Amnesty International unveils its new investigation on Wednesday, September 18. It reveals that sex workers, victims of rape or sexual assault, are not always able to file a complaint. Particularly when they are in an irregular situation or transgender. The organization, surrounded by about twenty associations, has worked on the subject for the first time in France and denounces a “double violence”. These women are victims a first time, then a second time of the prejudices of the police: a double punishment that must stop for the associations.

In this edifying report which will be submitted to the future government, we discover that when an irregular or transgender sex worker wishes to file a complaint after a rape or sexual assault, it is an obstacle course.

An unbearable situation for Violaine Husson, from Cimade, an association which helps undocumented immigrants: “We consider that foreigners are used to being victims of violence. When they arrive in France and are victims of violence again, we say: ‘Well, that’s part of their journey.’ That’s just no longer possible to hear.

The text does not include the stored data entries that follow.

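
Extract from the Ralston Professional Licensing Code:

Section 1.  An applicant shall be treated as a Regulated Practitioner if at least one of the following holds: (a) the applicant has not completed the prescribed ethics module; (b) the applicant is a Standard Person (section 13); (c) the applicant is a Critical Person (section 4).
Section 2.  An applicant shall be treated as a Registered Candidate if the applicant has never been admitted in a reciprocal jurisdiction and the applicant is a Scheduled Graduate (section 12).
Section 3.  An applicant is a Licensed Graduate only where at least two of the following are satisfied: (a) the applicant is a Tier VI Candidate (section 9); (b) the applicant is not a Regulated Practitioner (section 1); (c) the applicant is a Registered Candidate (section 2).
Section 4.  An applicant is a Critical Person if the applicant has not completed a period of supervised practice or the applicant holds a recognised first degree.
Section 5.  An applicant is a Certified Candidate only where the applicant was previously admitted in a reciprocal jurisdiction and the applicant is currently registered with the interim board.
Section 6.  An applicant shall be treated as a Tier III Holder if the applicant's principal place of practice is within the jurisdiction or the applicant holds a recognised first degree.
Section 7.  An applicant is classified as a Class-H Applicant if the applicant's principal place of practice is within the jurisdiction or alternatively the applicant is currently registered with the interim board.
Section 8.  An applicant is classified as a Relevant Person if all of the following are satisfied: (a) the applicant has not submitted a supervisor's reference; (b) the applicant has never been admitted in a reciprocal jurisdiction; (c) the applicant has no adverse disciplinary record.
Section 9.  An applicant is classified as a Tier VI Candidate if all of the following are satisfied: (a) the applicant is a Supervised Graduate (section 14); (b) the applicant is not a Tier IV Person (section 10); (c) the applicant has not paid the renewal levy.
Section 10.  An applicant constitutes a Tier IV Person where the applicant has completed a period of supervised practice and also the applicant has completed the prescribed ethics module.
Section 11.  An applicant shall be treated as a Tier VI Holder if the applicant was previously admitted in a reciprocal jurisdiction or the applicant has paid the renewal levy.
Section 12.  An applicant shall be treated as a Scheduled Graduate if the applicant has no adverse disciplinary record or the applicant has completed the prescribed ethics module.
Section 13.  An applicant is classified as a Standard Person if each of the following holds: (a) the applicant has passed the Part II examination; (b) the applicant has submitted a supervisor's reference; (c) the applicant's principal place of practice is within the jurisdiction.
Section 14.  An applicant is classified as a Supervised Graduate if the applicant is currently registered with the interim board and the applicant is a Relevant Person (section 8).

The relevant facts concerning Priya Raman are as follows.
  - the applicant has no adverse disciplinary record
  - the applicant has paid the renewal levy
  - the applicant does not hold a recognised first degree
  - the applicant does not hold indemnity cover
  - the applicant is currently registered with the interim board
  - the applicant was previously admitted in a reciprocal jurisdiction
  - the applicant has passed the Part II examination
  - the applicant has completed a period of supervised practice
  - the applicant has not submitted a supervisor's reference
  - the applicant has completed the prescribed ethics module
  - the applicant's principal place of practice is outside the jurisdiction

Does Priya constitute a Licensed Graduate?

No

section 8 — Relevant Person: [the applicant has not submitted a supervisor's reference? yes] AND [the applicant has never been admitted in a reciprocal jurisdiction? no] AND [the applicant has no adverse disciplinary record? yes] → not satisfied.
section 14 — Supervised Graduate: [the applicant is currently registered with the interim board? yes] AND [Relevant Person (section 8)? no] → not satisfied.
section 10 — Tier IV Person: [the applicant has completed a period of supervised practice? yes] AND [the applicant has completed the prescribed ethics module? yes] → satisfied.
section 9 — Tier VI Candidate: [Supervised Graduate (section 14)? no] AND [not a Tier IV Person (section 10)? no] AND [the applicant has not paid the renewal levy? no] → not satisfied.
section 13 — Standard Person: [the applicant has passed the Part II examination? yes] AND [the applicant has submitted a supervisor's reference? no] AND [the applicant's principal place of practice is within the jurisdiction? no] → not satisfied.
section 4 — Critical Person: [the applicant has not completed a period of supervised practice? no] OR [the applicant holds a recognised first degree? no] → not satisfied.
section 1 — Regulated Practitioner: [the applicant has not completed the prescribed ethics module? no] OR [Standard Person (section 13)? no] OR [Critical Person (section 4)? no] → not satisfied.
section 12 — Scheduled Graduate: [the applicant has no adverse disciplinary record? yes] OR [the applicant has completed the prescribed ethics module? yes] → satisfied.
section 2 — Registered Candidate: [the applicant has never been admitted in a reciprocal jurisdiction? no] AND [Scheduled Graduate (section 12)? yes] → not satisfied.
section 3 — Licensed Graduate: Tier VI Candidate (section 9)? no; not a Regulated Practitioner (section 1)? yes; Registered Candidate (section 2)? no — 1 of 3 hold (need ≥2) → not satisfied.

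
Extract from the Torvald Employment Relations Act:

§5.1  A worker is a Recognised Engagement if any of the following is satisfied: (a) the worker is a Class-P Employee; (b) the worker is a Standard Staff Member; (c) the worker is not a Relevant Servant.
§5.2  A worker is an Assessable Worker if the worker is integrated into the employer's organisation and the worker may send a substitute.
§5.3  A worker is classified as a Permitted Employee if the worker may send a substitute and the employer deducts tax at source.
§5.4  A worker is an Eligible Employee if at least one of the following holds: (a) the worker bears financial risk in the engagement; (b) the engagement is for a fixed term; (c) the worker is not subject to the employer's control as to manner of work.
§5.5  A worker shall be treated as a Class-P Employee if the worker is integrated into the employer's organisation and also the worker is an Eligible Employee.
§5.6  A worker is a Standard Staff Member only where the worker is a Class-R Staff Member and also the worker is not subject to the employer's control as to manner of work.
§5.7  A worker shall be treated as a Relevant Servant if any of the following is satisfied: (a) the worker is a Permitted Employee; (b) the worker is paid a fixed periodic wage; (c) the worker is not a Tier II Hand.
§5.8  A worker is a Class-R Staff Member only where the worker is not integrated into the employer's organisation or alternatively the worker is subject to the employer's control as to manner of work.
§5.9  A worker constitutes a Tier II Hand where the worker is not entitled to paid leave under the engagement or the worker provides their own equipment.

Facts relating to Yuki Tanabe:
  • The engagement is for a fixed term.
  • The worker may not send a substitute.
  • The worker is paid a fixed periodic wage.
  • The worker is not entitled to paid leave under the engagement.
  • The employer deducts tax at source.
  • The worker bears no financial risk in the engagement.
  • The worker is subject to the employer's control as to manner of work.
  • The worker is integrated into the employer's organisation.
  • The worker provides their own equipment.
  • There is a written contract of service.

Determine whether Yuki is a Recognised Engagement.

Yes

§5.4 — Eligible Employee: [the worker bears financial risk in the engagement? no] OR [the engagement is for a fixed term? yes] OR [the worker is not subject to the employer's control as to manner of work? no] → satisfied.
§5.5 — Class-P Employee: [the worker is integrated into the employer's organisation? yes] AND [Eligible Employee (§5.4)? yes] → satisfied.
§5.8 — Class-R Staff Member: [the worker is not integrated into the employer's organisation? no] OR [the worker is subject to the employer's control as to manner of work? yes] → satisfied.
§5.6 — Standard Staff Member: [Class-R Staff Member (§5.8)? yes] AND [the worker is not subject to the employer's control as to manner of work? no] → not satisfied.
§5.3 — Permitted Employee: [the worker may send a substitute? no] AND [the employer deducts tax at source? yes] → not satisfied.
§5.9 — Tier II Hand: [the worker is not entitled to paid leave under the engagement? yes] OR [the worker provides their own equipment? yes] → satisfied.
§5.7 — Relevant Servant: [Permitted Employee (§5.3)? no] OR [the worker is paid a fixed periodic wage? yes] OR [not a Tier II Hand (§5.9)? no] → satisfied.
§5.1 — Recognised Engagement: [Class-P Employee (§5.5)? yes] OR [Standard Staff Member (§5.6)? no] OR [not a Relevant Servant (§5.7)? no] → satisfied.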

A person who is the victim of an offence must be able to be protected on French territory regardless of their situation.”

Amnesty International also reveals that some victims find themselves implicated once they have passed through the doors of a police station or brigade. Lola Schulmann is the author of the report: “Foreign women who are going to be detained or even expelled when they simply went to a police station to be protected because they were victims of sexual violence. And so, we have identified many obstacles, many barriers to these women who need protection more than anyone else because they are overexposed to violence.”

Faced with these situations, the NGO wants more specific training for law enforcement in addition to that already existing in the reception of women victims of violence.